M. Jacques Bompard interroge Mme la ministre des droits des femmes, de la ville, de la jeunesse et des sports sur les positions de la FIFA concernant le port de signes religieux dans le sport. Alors que la première médaillée d’or du sport algérien en 1992, à Barcelone, avait été la cible des islamistes qui ne supportaient pas qu’une femme s’affiche en tenue d’athlète sur un stade, alors que de très nombreuses femmes se battent pour s’émanciper du machisme religieux, la FIFA ne voit aucun inconvénient à céder aux nouvelles revendications les plus totalitaires des intégristes musulmans en autorisant le port du voile en compétition.
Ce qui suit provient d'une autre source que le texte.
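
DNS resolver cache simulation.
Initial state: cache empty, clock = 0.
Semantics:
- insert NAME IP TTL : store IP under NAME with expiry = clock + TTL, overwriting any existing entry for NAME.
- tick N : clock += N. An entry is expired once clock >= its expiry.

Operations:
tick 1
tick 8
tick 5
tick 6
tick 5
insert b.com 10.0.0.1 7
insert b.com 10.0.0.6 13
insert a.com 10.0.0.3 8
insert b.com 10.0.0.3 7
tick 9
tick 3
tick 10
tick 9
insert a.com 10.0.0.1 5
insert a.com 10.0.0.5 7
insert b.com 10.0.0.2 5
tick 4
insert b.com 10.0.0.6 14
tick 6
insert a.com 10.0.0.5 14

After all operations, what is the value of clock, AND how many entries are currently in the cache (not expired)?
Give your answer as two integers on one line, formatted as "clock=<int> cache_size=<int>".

Op 1: tick 1 -> clock=1.
Op 2: tick 8 -> clock=9.
Op 3: tick 5 -> clock=14.
Op 4: tick 6 -> clock=20.
Op 5: tick 5 -> clock=25.
Op 6: insert b.com -> 10.0.0.1 (expiry=25+7=32). clock=25
Op 7: insert b.com -> 10.0.0.6 (expiry=25+13=38). clock=25
Op 8: insert a.com -> 10.0.0.3 (expiry=25+8=33). clock=25
Op 9: insert b.com -> 10.0.0.3 (expiry=25+7=32). clock=25
Op 10: tick 9 -> clock=34. purged={a.com,b.com}
Op 11: tick 3 -> clock=37.
Op 12: tick 10 -> clock=47.
Op 13: tick 9 -> clock=56.
Op 14: insert a.com -> 10.0.0.1 (expiry=56+5=61). clock=56
Op 15: insert a.com -> 10.0.0.5 (expiry=56+7=63). clock=56
Op 16: insert b.com -> 10.0.0.2 (expiry=56+5=61). clock=56
Op 17: tick 4 -> clock=60.
Op 18: insert b.com -> 10.0.0.6 (expiry=60+14=74). clock=60
Op 19: tick 6 -> clock=66. purged={a.com}
Op 20: insert a.com -> 10.0.0.5 (expiry=66+14=80). clock=66
Final clock = 66
Final cache (unexpired): {a.com,b.com} -> size=2

Answer: clock=66 cache_size=2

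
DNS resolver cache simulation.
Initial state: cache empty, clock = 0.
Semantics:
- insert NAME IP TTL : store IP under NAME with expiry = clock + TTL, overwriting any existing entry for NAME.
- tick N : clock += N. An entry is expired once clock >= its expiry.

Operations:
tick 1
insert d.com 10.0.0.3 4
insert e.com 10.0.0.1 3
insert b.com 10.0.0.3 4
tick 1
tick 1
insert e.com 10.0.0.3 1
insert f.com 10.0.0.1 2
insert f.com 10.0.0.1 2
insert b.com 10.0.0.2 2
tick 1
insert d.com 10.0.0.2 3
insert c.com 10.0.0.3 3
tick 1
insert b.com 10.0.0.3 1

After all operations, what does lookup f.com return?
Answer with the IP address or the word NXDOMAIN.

Op 1: tick 1 -> clock=1.
Op 2: insert d.com -> 10.0.0.3 (expiry=1+4=5). clock=1
Op 3: insert e.com -> 10.0.0.1 (expiry=1+3=4). clock=1
Op 4: insert b.com -> 10.0.0.3 (expiry=1+4=5). clock=1
Op 5: tick 1 -> clock=2.
Op 6: tick 1 -> clock=3.
Op 7: insert e.com -> 10.0.0.3 (expiry=3+1=4). clock=3
Op 8: insert f.com -> 10.0.0.1 (expiry=3+2=5). clock=3
Op 9: insert f.com -> 10.0.0.1 (expiry=3+2=5). clock=3
Op 10: insert b.com -> 10.0.0.2 (expiry=3+2=5). clock=3
Op 11: tick 1 -> clock=4. purged={e.com}
Op 12: insert d.com -> 10.0.0.2 (expiry=4+3=7). clock=4
Op 13: insert c.com -> 10.0.0.3 (expiry=4+3=7). clock=4
Op 14: tick 1 -> clock=5. purged={b.com,f.com}
Op 15: insert b.com -> 10.0.0.3 (expiry=5+1=6). clock=5
lookup f.com: not in cache (expired or never inserted)

Answer: NXDOMAIN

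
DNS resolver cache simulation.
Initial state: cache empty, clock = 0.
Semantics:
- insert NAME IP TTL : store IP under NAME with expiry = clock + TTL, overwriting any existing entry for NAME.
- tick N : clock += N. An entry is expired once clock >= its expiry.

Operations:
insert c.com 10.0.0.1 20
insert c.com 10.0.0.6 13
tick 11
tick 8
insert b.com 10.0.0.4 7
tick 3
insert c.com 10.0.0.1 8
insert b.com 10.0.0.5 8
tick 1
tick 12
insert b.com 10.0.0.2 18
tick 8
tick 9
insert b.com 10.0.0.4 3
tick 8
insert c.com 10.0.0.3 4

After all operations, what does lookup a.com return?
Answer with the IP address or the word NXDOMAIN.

Answer: NXDOMAIN

Derivation:
Op 1: insert c.com -> 10.0.0.1 (expiry=0+20=20). clock=0
Op 2: insert c.com -> 10.0.0.6 (expiry=0+13=13). clock=0
Op 3: tick 11 -> clock=11.
Op 4: tick 8 -> clock=19. purged={c.com}
Op 5: insert b.com -> 10.0.0.4 (expiry=19+7=26). clock=19
Op 6: tick 3 -> clock=22.
Op 7: insert c.com -> 10.0.0.1 (expiry=22+8=30). clock=22
Op 8: insert b.com -> 10.0.0.5 (expiry=22+8=30). clock=22
Op 9: tick 1 -> clock=23.
Op 10: tick 12 -> clock=35. purged={b.com,c.com}
Op 11: insert b.com -> 10.0.0.2 (expiry=35+18=53). clock=35
Op 12: tick 8 -> clock=43.
Op 13: tick 9 -> clock=52.
Op 14: insert b.com -> 10.0.0.4 (expiry=52+3=55). clock=52
Op 15: tick 8 -> clock=60. purged={b.com}
Op 16: insert c.com -> 10.0.0.3 (expiry=60+4=64). clock=60
lookup a.com: not in cache (expired or never inserted)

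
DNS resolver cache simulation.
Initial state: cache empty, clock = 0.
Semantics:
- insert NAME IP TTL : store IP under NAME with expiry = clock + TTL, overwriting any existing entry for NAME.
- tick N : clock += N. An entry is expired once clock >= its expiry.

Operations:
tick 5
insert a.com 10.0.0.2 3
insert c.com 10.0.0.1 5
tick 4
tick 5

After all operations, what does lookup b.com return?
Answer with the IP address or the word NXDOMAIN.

Answer: NXDOMAIN

Derivation:
Op 1: tick 5 -> clock=5.
Op 2: insert a.com -> 10.0.0.2 (expiry=5+3=8). clock=5
Op 3: insert c.com -> 10.0.0.1 (expiry=5+5=10). clock=5
Op 4: tick 4 -> clock=9. purged={a.com}
Op 5: tick 5 -> clock=14. purged={c.com}
lookup b.com: not in cache (expired or never inserted)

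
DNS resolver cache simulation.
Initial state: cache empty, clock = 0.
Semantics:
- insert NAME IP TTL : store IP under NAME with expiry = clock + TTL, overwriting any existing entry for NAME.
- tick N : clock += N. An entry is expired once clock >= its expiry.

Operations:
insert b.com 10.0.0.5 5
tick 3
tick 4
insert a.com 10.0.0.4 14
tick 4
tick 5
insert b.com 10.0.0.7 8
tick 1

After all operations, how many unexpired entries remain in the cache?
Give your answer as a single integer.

Answer: 2

Derivation:
Op 1: insert b.com -> 10.0.0.5 (expiry=0+5=5). clock=0
Op 2: tick 3 -> clock=3.
Op 3: tick 4 -> clock=7. purged={b.com}
Op 4: insert a.com -> 10.0.0.4 (expiry=7+14=21). clock=7
Op 5: tick 4 -> clock=11.
Op 6: tick 5 -> clock=16.
Op 7: insert b.com -> 10.0.0.7 (expiry=16+8=24). clock=16
Op 8: tick 1 -> clock=17.
Final cache (unexpired): {a.com,b.com} -> size=2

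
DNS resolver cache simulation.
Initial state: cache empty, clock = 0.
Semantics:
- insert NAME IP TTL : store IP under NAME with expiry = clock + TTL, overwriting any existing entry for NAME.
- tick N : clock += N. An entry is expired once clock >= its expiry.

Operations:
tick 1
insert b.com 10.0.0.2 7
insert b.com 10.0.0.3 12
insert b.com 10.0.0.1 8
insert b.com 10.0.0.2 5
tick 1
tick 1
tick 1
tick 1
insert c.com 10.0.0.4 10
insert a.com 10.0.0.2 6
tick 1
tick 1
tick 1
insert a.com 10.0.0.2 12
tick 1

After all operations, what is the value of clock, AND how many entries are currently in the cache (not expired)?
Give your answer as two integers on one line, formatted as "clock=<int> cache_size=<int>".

Op 1: tick 1 -> clock=1.
Op 2: insert b.com -> 10.0.0.2 (expiry=1+7=8). clock=1
Op 3: insert b.com -> 10.0.0.3 (expiry=1+12=13). clock=1
Op 4: insert b.com -> 10.0.0.1 (expiry=1+8=9). clock=1
Op 5: insert b.com -> 10.0.0.2 (expiry=1+5=6). clock=1
Op 6: tick 1 -> clock=2.
Op 7: tick 1 -> clock=3.
Op 8: tick 1 -> clock=4.
Op 9: tick 1 -> clock=5.
Op 10: insert c.com -> 10.0.0.4 (expiry=5+10=15). clock=5
Op 11: insert a.com -> 10.0.0.2 (expiry=5+6=11). clock=5
Op 12: tick 1 -> clock=6. purged={b.com}
Op 13: tick 1 -> clock=7.
Op 14: tick 1 -> clock=8.
Op 15: insert a.com -> 10.0.0.2 (expiry=8+12=20). clock=8
Op 16: tick 1 -> clock=9.
Final clock = 9
Final cache (unexpired): {a.com,c.com} -> size=2

Answer: clock=9 cache_size=2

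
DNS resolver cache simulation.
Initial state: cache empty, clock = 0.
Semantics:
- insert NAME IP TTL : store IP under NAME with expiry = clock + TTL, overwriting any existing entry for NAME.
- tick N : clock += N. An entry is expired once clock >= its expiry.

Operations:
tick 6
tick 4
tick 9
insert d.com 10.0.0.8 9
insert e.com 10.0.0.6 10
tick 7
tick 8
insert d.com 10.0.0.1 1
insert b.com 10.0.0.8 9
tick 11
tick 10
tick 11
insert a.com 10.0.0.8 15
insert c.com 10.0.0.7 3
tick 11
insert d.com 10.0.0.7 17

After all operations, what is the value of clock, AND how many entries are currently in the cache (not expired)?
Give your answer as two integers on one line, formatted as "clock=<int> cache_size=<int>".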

Cela n’est pas anodin puisque la coupe du monde de football 2022 se tiendra au Qatar. Symboliquement, cet alignement a un impact très négatif pour la cause des femmes dans les pays de confession majoritairement musulmane, mais aussi en France et en Europe puisqu’il envoie un message favorable à des pratiques qui humilient les femmes. Au passage, il tient aussi à rappeler les conditions de travail déplorables des ouvriers migrants sur les chantiers qataris de la coupe du monde (constructions de stades) ainsi que les affaires louches (soupçons de détournements de fonds, affaires de corruptions, etc.) autour du choix totalement aberrant, en particulier sur le plan sportif, du Qatar pour être le pays organisateur et hôte de la coupe du monde en 2022 alors que les chaleurs estivales y sont suffocantes (+ de 40 °C en moyenne). Il s’étonne de l’incohérence du Gouvernement qui ne cesse de répéter que la lutte contre les « toutes les formes d’injustice » est une priorité et qui pourtant ne trouve rien à redire quand il s’agit des décisions pour le moins étranges de la FIFA. Il lui demande donc ce qu’elle compte faire pour marquer son opposition et celle du Gouvernement aux choix de la FIFA qui sont une insulte faites aux femmes et à toutes les personnes quasiment réduites en esclavage au Qatar.